I laughed and felt sad n this chapter, losing my mom that hurt never goes away

AnonymousAnonymous6 months ago

I must admit, a bit of googling and didn't expect to find an actual sunshine project. Way to expand on declassified government secrets. You've crafted something fantastic here, looking forward to what happens next. Also agree with Anon, Cora has come a long way, I really like her now.

AnonymousAnonymous6 months ago

Hmmm. The ending makes me think there might be some kind of time machine that’s hidden in the barn. And is it a miniaturized lab where characters must shrink themselves to access this tiny-scale secret laboratory?

I like how Cora is doing some sel-reflection and evolving. She was a truly horrible person earlier, but this seems like a highly transitional chapter for her. I’m glad one of the a-hole characters is changing because there are too many jerks running around in this story.

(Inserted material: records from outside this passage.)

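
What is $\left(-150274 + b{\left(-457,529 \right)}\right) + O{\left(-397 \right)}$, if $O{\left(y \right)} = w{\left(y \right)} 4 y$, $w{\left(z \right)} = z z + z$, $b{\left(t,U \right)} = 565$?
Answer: $-249802365$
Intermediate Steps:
$w{\left(z \right)} = z + z^{2}$ ($w{\left(z \right)} = z^{2} + z = z + z^{2}$)
$O{\left(y \right)} = 4 y^{2} \left(1 + y\right)$ ($O{\left(y \right)} = y \left(1 + y\right) 4 y = 4 y \left(1 + y\right) y = 4 y^{2} \left(1 + y\right)$)
$\left(-150274 + b{\left(-457,529 \right)}\right) + O{\left(-397 \right)} = \left(-150274 + 565\right) + 4 \left(-397\right)^{2} \left(1 - 397\right) = -149709 + 4 \cdot 157609 \left(-396\right) = -149709 - 249652656 = -249802365$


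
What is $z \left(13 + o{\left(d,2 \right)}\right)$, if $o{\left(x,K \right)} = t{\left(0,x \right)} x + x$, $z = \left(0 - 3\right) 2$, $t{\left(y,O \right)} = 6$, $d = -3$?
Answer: $48$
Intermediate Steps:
$z = -6$ ($z = \left(-3\right) 2 = -6$)
$o{\left(x,K \right)} = 7 x$ ($o{\left(x,K \right)} = 6 x + x = 7 x$)
$z \left(13 + o{\left(d,2 \right)}\right) = - 6 \left(13 + 7 \left(-3\right)\right) = - 6 \left(13 - 21\right) = \left(-6\right) \left(-8\right) = 48$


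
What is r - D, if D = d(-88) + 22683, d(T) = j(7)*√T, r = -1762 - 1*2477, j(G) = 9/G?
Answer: -26922 - 18*I*√22/7 ≈ -26922.0 - 12.061*I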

Another thought: Do the ray guns alternate the effect on the second hit (the first hit shrinks and the second hit reverses the effect) or does the ray gun toggle back and forth with each pull of the trigger (first pull = shrink, second pull = enlarge, third pull = shrink, fourth pull = enlarge). If the later, if someone is shrunk with the first shot, the second shot (enlarge) misses, but the third shot (shrink) hits, then would the target shrink even further?

Excited to see where things go in the future.